In the 2001 Disney series of animated cartoons The Legend of Tarzan, Muviro is recast as a villainous Waziri warrior. Serving the chief's son Basuli, he is secretly jealous of him, as well as hostile to outsiders, particularly Tarzan and his friends. When Basuli and Tarzan go on a quest to obtain an eagle's feather from a mountain in preparation for Basuli to wed and to become the next chief, Muviro plots to kill them both so that he himself can be chief. He engineers incidents causing several delays in the duo's journey; felling a tree into a river they are crossing, stampeding a herd of rhinos after them, and starting a rock slide as they near the mountain. He is exposed by Tarzan after his third attempt, and fights Basuli, who defeats and banishes him from the tribe for his treachery. Muviro is last seen walking away into the mist with an angry face, implying he may return for revenge.
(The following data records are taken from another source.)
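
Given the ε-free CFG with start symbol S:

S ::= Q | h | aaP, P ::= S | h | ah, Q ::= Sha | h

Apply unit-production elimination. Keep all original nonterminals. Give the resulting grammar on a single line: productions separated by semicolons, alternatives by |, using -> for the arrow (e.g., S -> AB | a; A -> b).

Unit productions: P->S, S->Q.
Unit pairs (A ⇒* B via units): (P,Q), (P,S), (S,Q).
S: inherits non-unit rules of {Q, S} → Sha | aaP | h.
P: inherits non-unit rules of {P, Q, S} → Sha | aaP | ah | h.
Q: inherits non-unit rules of {Q} → Sha | h.

S -> h | Sha | aaP; P -> h | ah | Sha | aaP; Q -> h | Sha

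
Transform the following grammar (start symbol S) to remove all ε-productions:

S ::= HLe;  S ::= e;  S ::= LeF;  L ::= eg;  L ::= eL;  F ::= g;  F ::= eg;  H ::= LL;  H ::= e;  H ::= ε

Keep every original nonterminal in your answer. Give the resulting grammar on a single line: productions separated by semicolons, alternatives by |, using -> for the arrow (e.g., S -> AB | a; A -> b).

Nullable set: {H}.
S -> HLe: H nullable, giving HLe | Le.
Drop H -> ε.
Unchanged (no nullable symbols): S -> LeF; S -> e; F -> eg; F -> g; H -> LL; H -> e; L -> eL; L -> eg.

S -> e | Le | HLe | LeF; F -> g | eg; H -> e | LL; L -> eL | eg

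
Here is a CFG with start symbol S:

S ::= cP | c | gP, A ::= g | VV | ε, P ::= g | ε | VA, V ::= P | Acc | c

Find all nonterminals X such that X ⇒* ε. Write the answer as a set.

Directly nullable (have an ε-rule): {A, P}.
V is nullable via V -> P (every symbol on the right is already known nullable).
Not nullable: S — each has a terminal in every rule's right-hand side or depends on a non-nullable symbol.

{A, P, V}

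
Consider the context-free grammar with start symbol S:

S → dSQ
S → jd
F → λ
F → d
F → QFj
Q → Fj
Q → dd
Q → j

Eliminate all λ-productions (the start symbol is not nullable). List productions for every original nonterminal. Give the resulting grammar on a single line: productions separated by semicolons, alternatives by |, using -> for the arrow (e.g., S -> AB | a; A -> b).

S -> jd | dSQ; F -> d | Qj | QFj; Q -> j | Fj | dd

Nullable set: {F}.
Drop F -> λ.
F -> QFj: F nullable, giving QFj | Qj.
Q -> Fj: F nullable, giving Fj | j.
Unchanged (no nullable symbols): S -> dSQ; S -> jd; F -> d; Q -> dd; Q -> j.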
In the 2016 movie The Legend of Tarzan, Muviro, portrayed by Yule Masiteng, is chief of the Kuba, a tribe the young Jane Porter's father had served as a missionary, and to which she had brought the severely injured Tarzan after he had saved her from an ape attack. In the film, Muviro is a benevolent elder, as in the novels, as well as an educated, literate man fluent in several languages. He welcomes the now married Tarzan and Jane back to the Kuba village after their long absence in England, but is subsequently killed in a raid by Léon Rom and his mercenaries.